European finance: The pros and cons of bank consolidation
Europe remains chronically overbanked, and its banks are resolutely underperforming. Surely the answer lies in M&A? But with regulatory uncertainties still distracting boards and chief executives, the low-hanging fruit of European finance is likely to remain unpicked for now.
Banco Sabadell’s announcement in March that it is to purchase UK bank TSB was a rare example of something that the European banking sector desperately wants to see: large-scale, cross-border M&A.
The £1.7 billion acquisition of TSB, which was previously spun out of Lloyds Banking Group, has plenty of critics and faces big hurdles, not least from the cost of migrating TSB onto Sabadell’s IT platform.
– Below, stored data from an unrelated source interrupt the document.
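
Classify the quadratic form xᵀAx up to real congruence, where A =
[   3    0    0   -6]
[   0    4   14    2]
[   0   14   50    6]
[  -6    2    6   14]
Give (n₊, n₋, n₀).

Answer: (3, 0, 1)

Derivation:
step 0: pivot 3 → sign +
step 1: pivot 4 → sign +
step 2: pivot 1 → sign +
step 3: row/col 3 already zero → sign 0
signature = (3, 0, 1)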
But the very fact that it is happening at all only highlights how long it is taking for Europe’s severely over-banked financial sector to see any glimmer of merger activity.
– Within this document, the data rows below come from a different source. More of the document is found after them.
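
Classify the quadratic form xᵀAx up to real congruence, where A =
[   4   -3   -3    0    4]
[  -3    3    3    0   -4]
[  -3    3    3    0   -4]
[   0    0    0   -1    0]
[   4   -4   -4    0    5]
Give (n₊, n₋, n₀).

step 0: pivot 4 → sign +
step 1: pivot 3/4 → sign +
step 2: pivot -1 → sign −
step 3: pivot -1/3 → sign −
step 4: row/col 4 already zero → sign 0
signature = (2, 2, 1)

Answer: (2, 2, 1)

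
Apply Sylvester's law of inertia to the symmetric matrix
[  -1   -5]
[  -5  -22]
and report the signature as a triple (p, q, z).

step 0: pivot -1 → sign −
step 1: pivot 3 → sign +
signature = (1, 1, 0)

Answer: (1, 1, 0)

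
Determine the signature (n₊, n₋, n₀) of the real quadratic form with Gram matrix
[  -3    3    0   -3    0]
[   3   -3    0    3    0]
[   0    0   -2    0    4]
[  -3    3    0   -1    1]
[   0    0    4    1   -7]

Answer: (2, 2, 1)

Derivation:
step 0: pivot -3 → sign −
step 1: pivot -2 → sign −
step 2: pivot 2 → sign +
step 3: pivot 1/2 → sign +
step 4: row/col 4 already zero → sign 0
signature = (2, 2, 1)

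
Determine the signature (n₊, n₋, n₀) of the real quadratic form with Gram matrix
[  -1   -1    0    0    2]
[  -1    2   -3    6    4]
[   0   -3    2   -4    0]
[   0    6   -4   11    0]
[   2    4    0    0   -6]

step 0: pivot -1 → sign −
step 1: pivot 3 → sign +
step 2: pivot -1 → sign −
step 3: pivot 3 → sign +
step 4: pivot 2/3 → sign +
signature = (3, 2, 0)

Answer: (3, 2, 0)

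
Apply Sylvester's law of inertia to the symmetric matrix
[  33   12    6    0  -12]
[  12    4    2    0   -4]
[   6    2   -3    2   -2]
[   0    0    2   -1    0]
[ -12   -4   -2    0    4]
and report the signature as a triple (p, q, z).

step 0: pivot 33 → sign +
step 1: pivot -4/11 → sign −
step 2: pivot -4 → sign −
step 3: row/col 3 already zero → sign 0
step 4: row/col 4 already zero → sign 0
signature = (1, 2, 2)

Answer: (1, 2, 2)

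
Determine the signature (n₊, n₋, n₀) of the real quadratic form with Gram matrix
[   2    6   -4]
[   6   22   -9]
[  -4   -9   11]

step 0: pivot 2 → sign +
step 1: pivot 4 → sign +
step 2: pivot 3/4 → sign +
signature = (3, 0, 0)

Answer: (3, 0, 0)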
“There is a case for potential consolidation in Europe, both domestic and cross-border,” reckons Javier Oficialdegui, co-head of FIG EMEA at UBS in London. “The banking sector as a whole is not yet creating value for shareholders: average ROE at the largest 30 banks in Europe is still below their cost of equity. Banks will struggle to get to 10% or 11% ROE in aggregate until 2016 or 2017, and cost management will be key to achieve these levels in a capital-demanding environment with sluggish growth and low interest rates,” he tells Euromoney.